German-American engineer (1915–2001)

Adolf Karl Thiel (also spelled Adolph; February 12, 1915 – June 2, 2001 Los Angeles) was an Austrian-born German expert in guided missiles during World War II, and later worked for the United States Army and TRW.

Thiel had been an associate professor of engineering at the Institute of Technology in Darmstadt before joining Wernher von Braun's team at the Army Research Center Peenemünde, where he was involved in developing the V-2 rocket. By the end of the war, he was transferred to the United States by the US Army (see Operation Paperclip and German rocket scientists in the US) where he resumed his work with von Braun's group in Fort Bliss, Texas. During the nine years Thiel worked for the U.S. Army, he held positions at White Sands Missile Range in New Mexico and at Huntsville, Alabama. He primarily supervised preliminary design of the Redstone missile and other short- and intermediate-range ballistic missile systems.

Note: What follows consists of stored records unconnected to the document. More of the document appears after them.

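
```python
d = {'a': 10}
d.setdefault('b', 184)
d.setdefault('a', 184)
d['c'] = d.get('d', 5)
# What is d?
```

After line 1: d = {'a': 10}
After line 2 (setdefault adds 'b'=184): d = {'a': 10, 'b': 184}
After line 3 (setdefault 'a' no-op, already exists): d = {'a': 10, 'b': 184}
After line 4 (get('d', 5) returns default since 'd' not in d): d = {'a': 10, 'b': 184, 'c': 5}

{'a': 10, 'b': 184, 'c': 5}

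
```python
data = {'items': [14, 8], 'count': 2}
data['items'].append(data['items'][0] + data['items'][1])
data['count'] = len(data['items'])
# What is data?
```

After line 1: data = {'items': [14, 8], 'count': 2}
After line 2 (append 14 + 8 = 22): data = {'items': [14, 8, 22], 'count': 2}
After line 3 (count = len(items) = 3): data = {'items': [14, 8, 22], 'count': 3}

{'items': [14, 8, 22], 'count': 3}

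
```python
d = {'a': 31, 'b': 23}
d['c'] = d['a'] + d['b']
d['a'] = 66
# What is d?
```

After line 1: d = {'a': 31, 'b': 23}
After line 2 (d['c'] = 31 + 23): d = {'a': 31, 'b': 23, 'c': 54}
After line 3: d = {'a': 66, 'b': 23, 'c': 54}

{'a': 66, 'b': 23, 'c': 54}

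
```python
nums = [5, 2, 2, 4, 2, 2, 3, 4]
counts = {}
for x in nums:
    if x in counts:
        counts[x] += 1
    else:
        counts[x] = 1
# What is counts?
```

Initial: counts = {}, nums = [5, 2, 2, 4, 2, 2, 3, 4]
See 5: counts = {5: 1}
See 2: counts = {5: 1, 2: 1}
See 2: counts = {5: 1, 2: 2}
See 4: counts = {5: 1, 2: 2, 4: 1}
See 2: counts = {5: 1, 2: 3, 4: 1}
See 2: counts = {5: 1, 2: 4, 4: 1}
See 3: counts = {5: 1, 2: 4, 4: 1, 3: 1}
See 4: counts = {5: 1, 2: 4, 4: 2, 3: 1}

{5: 1, 2: 4, 4: 2, 3: 1}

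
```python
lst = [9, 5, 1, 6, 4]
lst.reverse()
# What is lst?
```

[4, 6, 1, 5, 9]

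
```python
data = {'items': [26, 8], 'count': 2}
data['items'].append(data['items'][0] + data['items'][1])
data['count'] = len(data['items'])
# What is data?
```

After line 1: data = {'items': [26, 8], 'count': 2}
After line 2 (append 26 + 8 = 34): data = {'items': [26, 8, 34], 'count': 2}
After line 3 (count = len(items) = 3): data = {'items': [26, 8, 34], 'count': 3}

{'items': [26, 8, 34], 'count': 3}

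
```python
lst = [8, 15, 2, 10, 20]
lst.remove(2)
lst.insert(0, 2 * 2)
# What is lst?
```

After line 1: lst = [8, 15, 2, 10, 20]
After line 2 (remove first 2): lst = [8, 15, 10, 20]
After line 3 (insert 4 at index 0): lst = [4, 8, 15, 10, 20]

[4, 8, 15, 10, 20]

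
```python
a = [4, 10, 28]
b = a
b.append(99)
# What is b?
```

After line 1: a = [4, 10, 28]
After line 2 (b = a is an alias, same object): a = [4, 10, 28], b = [4, 10, 28]
After line 3 (b.append mutates the shared list): a = [4, 10, 28, 99], b = [4, 10, 28, 99]

[4, 10, 28, 99]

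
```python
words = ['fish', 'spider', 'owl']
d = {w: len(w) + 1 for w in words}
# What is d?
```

{'fish': 5, 'spider': 7, 'owl': 4}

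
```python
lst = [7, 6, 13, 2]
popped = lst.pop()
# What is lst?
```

[7, 6, 13]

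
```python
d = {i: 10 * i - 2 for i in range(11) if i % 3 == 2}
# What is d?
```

{2: 18, 5: 48, 8: 78}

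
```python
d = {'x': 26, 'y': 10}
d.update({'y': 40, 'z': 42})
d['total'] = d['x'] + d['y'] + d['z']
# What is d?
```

After line 1: d = {'x': 26, 'y': 10}
After line 2 (y overwritten, z added): d = {'x': 26, 'y': 40, 'z': 42}
After line 3 (total = 26 + 40 + 42 = 108): d = {'x': 26, 'y': 40, 'z': 42, 'total': 108}

{'x': 26, 'y': 40, 'z': 42, 'total': 108}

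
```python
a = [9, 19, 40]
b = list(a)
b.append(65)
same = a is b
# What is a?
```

After line 1: a = [9, 19, 40]
After line 2 (b = list(a) is a shallow copy, new object): a = [9, 19, 40], b = [9, 19, 40]
After line 3 (append only mutates b): a = [9, 19, 40], b = [9, 19, 40, 65]
After line 4 (same = a is b; different objects -> False): same = False

[9, 19, 40]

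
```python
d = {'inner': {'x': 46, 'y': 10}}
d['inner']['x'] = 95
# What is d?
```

After line 1: d = {'inner': {'x': 46, 'y': 10}}
After line 2 (inner x overwritten): d = {'inner': {'x': 95, 'y': 10}}

{'inner': {'x': 95, 'y': 10}}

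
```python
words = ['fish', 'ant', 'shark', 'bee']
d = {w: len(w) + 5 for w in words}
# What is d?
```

{'fish': 9, 'ant': 8, 'shark': 10, 'bee': 8}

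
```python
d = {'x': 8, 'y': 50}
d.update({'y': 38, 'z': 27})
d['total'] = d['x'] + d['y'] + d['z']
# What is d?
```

After line 1: d = {'x': 8, 'y': 50}
After line 2 (y overwritten, z added): d = {'x': 8, 'y': 38, 'z': 27}
After line 3 (total = 8 + 38 + 27 = 73): d = {'x': 8, 'y': 38, 'z': 27, 'total': 73}

{'x': 8, 'y': 38, 'z': 27, 'total': 73}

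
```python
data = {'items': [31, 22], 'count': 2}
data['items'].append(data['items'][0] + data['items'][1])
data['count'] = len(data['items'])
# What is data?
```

After line 1: data = {'items': [31, 22], 'count': 2}
After line 2 (append 31 + 22 = 53): data = {'items': [31, 22, 53], 'count': 2}
After line 3 (count = len(items) = 3): data = {'items': [31, 22, 53], 'count': 3}

{'items': [31, 22, 53], 'count': 3}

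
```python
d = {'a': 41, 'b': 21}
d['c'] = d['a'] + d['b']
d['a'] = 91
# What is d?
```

After line 1: d = {'a': 41, 'b': 21}
After line 2 (d['c'] = 41 + 21): d = {'a': 41, 'b': 21, 'c': 62}
After line 3: d = {'a': 91, 'b': 21, 'c': 62}

{'a': 91, 'b': 21, 'c': 62}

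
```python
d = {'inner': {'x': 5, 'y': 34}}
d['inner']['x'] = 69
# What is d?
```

After line 1: d = {'inner': {'x': 5, 'y': 34}}
After line 2 (inner x overwritten): d = {'inner': {'x': 69, 'y': 34}}

{'inner': {'x': 69, 'y': 34}}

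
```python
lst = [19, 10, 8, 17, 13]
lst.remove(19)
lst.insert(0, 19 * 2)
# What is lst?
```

After line 1: lst = [19, 10, 8, 17, 13]
After line 2 (remove first 19): lst = [10, 8, 17, 13]
After line 3 (insert 38 at index 0): lst = [38, 10, 8, 17, 13]

[38, 10, 8, 17, 13]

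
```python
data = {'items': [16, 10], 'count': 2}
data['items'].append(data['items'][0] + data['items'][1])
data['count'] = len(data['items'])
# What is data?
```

After line 1: data = {'items': [16, 10], 'count': 2}
After line 2 (append 16 + 10 = 26): data = {'items': [16, 10, 26], 'count': 2}
After line 3 (count = len(items) = 3): data = {'items': [16, 10, 26], 'count': 3}

{'items': [16, 10, 26], 'count': 3}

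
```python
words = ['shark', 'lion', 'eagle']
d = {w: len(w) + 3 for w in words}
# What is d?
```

{'shark': 8, 'lion': 7, 'eagle': 8}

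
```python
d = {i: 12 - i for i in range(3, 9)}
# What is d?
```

{3: 9, 4: 8, 5: 7, 6: 6, 7: 5, 8: 4}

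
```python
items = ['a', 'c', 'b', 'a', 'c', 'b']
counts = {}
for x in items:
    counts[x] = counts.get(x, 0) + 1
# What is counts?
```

Initial: counts = {}, items = ['a', 'c', 'b', 'a', 'c', 'b']
See 'a': counts = {'a': 1}
See 'c': counts = {'a': 1, 'c': 1}
See 'b': counts = {'a': 1, 'c': 1, 'b': 1}
See 'a': counts = {'a': 2, 'c': 1, 'b': 1}
See 'c': counts = {'a': 2, 'c': 2, 'b': 1}
See 'b': counts = {'a': 2, 'c': 2, 'b': 2}

{'a': 2, 'c': 2, 'b': 2}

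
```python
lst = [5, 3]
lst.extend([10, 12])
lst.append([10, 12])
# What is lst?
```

After line 1: lst = [5, 3]
After line 2 (extend unpacks [10, 12]): lst = [5, 3, 10, 12]
After line 3 (append adds [10, 12] as single element): lst = [5, 3, 10, 12, [10, 12]]

[5, 3, 10, 12, [10, 12]]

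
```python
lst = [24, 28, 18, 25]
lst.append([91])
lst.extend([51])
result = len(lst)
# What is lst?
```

After line 1: lst = [24, 28, 18, 25]
After line 2 (append adds [91] as single element): lst = [24, 28, 18, 25, [91]]
After line 3 (extend unpacks [51], adds 51): lst = [24, 28, 18, 25, [91], 51]
After line 4: result = len(lst) = 6

[24, 28, 18, 25, [91], 51]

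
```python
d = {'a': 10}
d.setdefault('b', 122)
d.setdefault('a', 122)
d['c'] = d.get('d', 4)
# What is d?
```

After line 1: d = {'a': 10}
After line 2 (setdefault adds 'b'=122): d = {'a': 10, 'b': 122}
After line 3 (setdefault 'a' no-op, already exists): d = {'a': 10, 'b': 122}
After line 4 (get('d', 4) returns default since 'd' not in d): d = {'a': 10, 'b': 122, 'c': 4}

{'a': 10, 'b': 122, 'c': 4}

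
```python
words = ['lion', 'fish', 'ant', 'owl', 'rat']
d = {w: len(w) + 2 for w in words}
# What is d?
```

{'lion': 6, 'fish': 6, 'ant': 5, 'owl': 5, 'rat': 5}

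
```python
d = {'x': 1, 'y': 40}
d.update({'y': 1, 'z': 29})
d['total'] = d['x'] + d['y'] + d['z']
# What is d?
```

After line 1: d = {'x': 1, 'y': 40}
After line 2 (y overwritten, z added): d = {'x': 1, 'y': 1, 'z': 29}
After line 3 (total = 1 + 1 + 29 = 31): d = {'x': 1, 'y': 1, 'z': 29, 'total': 31}

{'x': 1, 'y': 1, 'z': 29, 'total': 31}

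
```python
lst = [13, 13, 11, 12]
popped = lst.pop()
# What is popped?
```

12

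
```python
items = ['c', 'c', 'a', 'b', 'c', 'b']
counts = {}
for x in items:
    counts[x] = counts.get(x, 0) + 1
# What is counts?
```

Initial: counts = {}, items = ['c', 'c', 'a', 'b', 'c', 'b']
See 'c': counts = {'c': 1}
See 'c': counts = {'c': 2}
See 'a': counts = {'c': 2, 'a': 1}
See 'b': counts = {'c': 2, 'a': 1, 'b': 1}
See 'c': counts = {'c': 3, 'a': 1, 'b': 1}
See 'b': counts = {'c': 3, 'a': 1, 'b': 2}

{'c': 3, 'a': 1, 'b': 2}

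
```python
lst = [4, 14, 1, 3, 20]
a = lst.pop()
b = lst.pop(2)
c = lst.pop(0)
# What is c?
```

After line 1: lst = [4, 14, 1, 3, 20]
After line 2 (pop() -> a = 20): lst = [4, 14, 1, 3]
After line 3 (pop(2) -> b = 1): lst = [4, 14, 3]
After line 4 (pop(0) -> c = 4): lst = [14, 3]

4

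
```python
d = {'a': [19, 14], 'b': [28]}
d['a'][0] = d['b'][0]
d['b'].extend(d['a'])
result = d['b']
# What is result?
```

After line 1: d = {'a': [19, 14], 'b': [28]}
After line 2 (a[0] = b[0] = 28): d = {'a': [28, 14], 'b': [28]}
After line 3 (b.extend(a) appends [28, 14]): d = {'a': [28, 14], 'b': [28, 28, 14]}
After line 4: result = d['b'] = [28, 28, 14]

[28, 28, 14]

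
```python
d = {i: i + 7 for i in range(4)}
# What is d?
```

{0: 7, 1: 8, 2: 9, 3: 10}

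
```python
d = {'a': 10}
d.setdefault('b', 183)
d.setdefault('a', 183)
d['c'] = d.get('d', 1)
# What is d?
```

After line 1: d = {'a': 10}
After line 2 (setdefault adds 'b'=183): d = {'a': 10, 'b': 183}
After line 3 (setdefault 'a' no-op, already exists): d = {'a': 10, 'b': 183}
After line 4 (get('d', 1) returns default since 'd' not in d): d = {'a': 10, 'b': 183, 'c': 1}

{'a': 10, 'b': 183, 'c': 1}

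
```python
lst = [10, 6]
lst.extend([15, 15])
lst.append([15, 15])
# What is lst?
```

After line 1: lst = [10, 6]
After line 2 (extend unpacks [15, 15]): lst = [10, 6, 15, 15]
After line 3 (append adds [15, 15] as single element): lst = [10, 6, 15, 15, [15, 15]]

[10, 6, 15, 15, [15, 15]]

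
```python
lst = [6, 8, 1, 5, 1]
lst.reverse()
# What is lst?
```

[1, 5, 1, 8, 6]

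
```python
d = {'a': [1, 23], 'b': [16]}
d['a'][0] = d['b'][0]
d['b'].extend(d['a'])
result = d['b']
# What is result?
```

After line 1: d = {'a': [1, 23], 'b': [16]}
After line 2 (a[0] = b[0] = 16): d = {'a': [16, 23], 'b': [16]}
After line 3 (b.extend(a) appends [16, 23]): d = {'a': [16, 23], 'b': [16, 16, 23]}
After line 4: result = d['b'] = [16, 16, 23]

[16, 16, 23]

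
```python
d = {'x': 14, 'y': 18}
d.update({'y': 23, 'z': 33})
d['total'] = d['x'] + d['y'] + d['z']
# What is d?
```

After line 1: d = {'x': 14, 'y': 18}
After line 2 (y overwritten, z added): d = {'x': 14, 'y': 23, 'z': 33}
After line 3 (total = 14 + 23 + 33 = 70): d = {'x': 14, 'y': 23, 'z': 33, 'total': 70}

{'x': 14, 'y': 23, 'z': 33, 'total': 70}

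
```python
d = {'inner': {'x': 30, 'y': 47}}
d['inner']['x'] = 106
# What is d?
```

After line 1: d = {'inner': {'x': 30, 'y': 47}}
After line 2 (inner x overwritten): d = {'inner': {'x': 106, 'y': 47}}

{'inner': {'x': 106, 'y': 47}}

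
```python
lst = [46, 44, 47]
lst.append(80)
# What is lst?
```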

Thiel left the Army in 1955 to join Space Technology Laboratories, which later became TRW. During the late 1950s, he was program manager for the Thor ballistic missile, which became a first-stage launch for the Explorer spacecraft. He was director of space projects for TRW when it developed Explorer VI and Pioneer V, two of the earliest US craft to explore interplanetary space. He oversaw all of TRW's space programs during the 1970s.

After his retirement in 1980 as a senior vice president, Thiel served as an executive consultant to TRW and on NASA planning groups. He was named a fellow of the American Astronautical Society in 1968.

==Family==
He married Frances Thiel; they had two sons, Mike and Christopher.